Rep. Mo Brooks (R-Ala.) said a “clean debt ceiling raise” was actually a “dirty debt ceiling raise."
Rep. Mo Brooks (R-Ala.) said a “clean debt ceiling raise” was actually a “dirty debt ceiling raise."
Bill Clark via Getty Images

“It doesn’t make any difference to me whether it’s Barack Obama or John Boehner as president and speaker of the House; my position is unchanged,” Rep. Mo Brooks (R-Ala.), who is running for Senate, told HuffPost. “I will not vote to raise the debt ceiling unless there is a serious effort to address the underlying cause of the problem.”

Brooks said a “clean debt ceiling raise” was actually a “dirty debt ceiling raise,” because lawmakers would be putting the country on a path to insolvency and bankruptcy, leading to the gutting of Medicaid, food stamps and national security.

“That seems like a pretty dirty thing to do to our kids and grandkids and our country,” Brooks said.

Asked what increasing the limit without any concessions would mean for the speaker, Brooks danced around the topic, but he suggested that no reforms would be a problem for him.

“I like Paul Ryan personally,” Brooks said. “I’m gonna limit this discussion to public policy, and an increase in the debt ceiling without any substantive effort to fix America’s deficit problem is a betrayal of America’s future and our children and grandchildren.”

Rep. Dave Brat (R-Va.) had a similar thought.

“It’s not about Paul Ryan,” he said. “It’s about the Republican brand and fiscal responsibility. Why would we put a clean debt ceiling increase without any reforms whatsoever on a Republican president’s desk?”

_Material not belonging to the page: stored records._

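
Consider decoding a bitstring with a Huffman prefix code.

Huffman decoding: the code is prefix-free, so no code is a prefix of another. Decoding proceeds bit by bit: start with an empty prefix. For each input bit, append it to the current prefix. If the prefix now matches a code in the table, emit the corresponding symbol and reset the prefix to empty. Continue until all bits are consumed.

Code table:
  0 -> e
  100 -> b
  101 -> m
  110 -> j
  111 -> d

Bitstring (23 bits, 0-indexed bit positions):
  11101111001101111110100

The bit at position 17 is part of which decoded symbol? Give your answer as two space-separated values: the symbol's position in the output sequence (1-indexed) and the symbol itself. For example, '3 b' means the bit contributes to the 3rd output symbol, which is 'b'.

Bit 0: prefix='1' (no match yet)
Bit 1: prefix='11' (no match yet)
Bit 2: prefix='111' -> emit 'd', reset
Bit 3: prefix='0' -> emit 'e', reset
Bit 4: prefix='1' (no match yet)
Bit 5: prefix='11' (no match yet)
Bit 6: prefix='111' -> emit 'd', reset
Bit 7: prefix='1' (no match yet)
Bit 8: prefix='10' (no match yet)
Bit 9: prefix='100' -> emit 'b', reset
Bit 10: prefix='1' (no match yet)
Bit 11: prefix='11' (no match yet)
Bit 12: prefix='110' -> emit 'j', reset
Bit 13: prefix='1' (no match yet)
Bit 14: prefix='11' (no match yet)
Bit 15: prefix='111' -> emit 'd', reset
Bit 16: prefix='1' (no match yet)
Bit 17: prefix='11' (no match yet)
Bit 18: prefix='111' -> emit 'd', reset
Bit 19: prefix='0' -> emit 'e', reset
Bit 20: prefix='1' (no match yet)
Bit 21: prefix='10' (no match yet)

Answer: 7 d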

Brat continued that he had not seen any provision in the Republican platform calling for “$600 billion deficits as far as the eye can see and the bankruptcy of America on the backs of our children.”

“Why would we put a clean debt ceiling increase without any reforms whatsoever on a Republican president’s desk?”

- Rep. Dave Brat (R-Va.) on GOP plans for a debt ceiling increase

Rep. Jeff Duncan (R-S.C.) told HuffPost that lawmakers needed “some sort of Spend-aholics Anonymous, a 12-step plan, and possibly an intervention in order to end the Congress’ propensity to spend money that we don’t have.”

But if Republicans can’t get Democrats to go along with the sort of sweeping ― or even more limited ― reforms they want in exchange for raising the debt ceiling, would Republicans actually let the government default?

President Donald Trump has recently settled on stock market gains as a signature achievement. The pressure to raise the debt ceiling would intensify quickly once markets start reacting to a default crisis. Already, Treasury Secretary Steven Mnuchin says Congress ought to just pass a clean bill.

That message, however, has been muddled elsewhere in the administration. For one, Office of Management and Budget Director Mick Mulvaney ― himself once a fierce Freedom Caucus member who has voted against raising the debt ceiling ― has said he’d like to see spending cuts or debt prioritization changes before Congress raises the borrowing limit.

Trump hasn’t weighed in himself, but it’s easy to imagine him refusing to sign a bill that, say, continues government funding, raises the debt ceiling, excludes money for his wall along the southern border, and includes Obamacare-related funding. And with government funding running out at the end of September, around the time that Congress would have to increase the debt limit, it’s easy to see all those issues getting rolled into one debate that Ryan, or McConnell, or Trump, or conservatives, or Democrats could derail.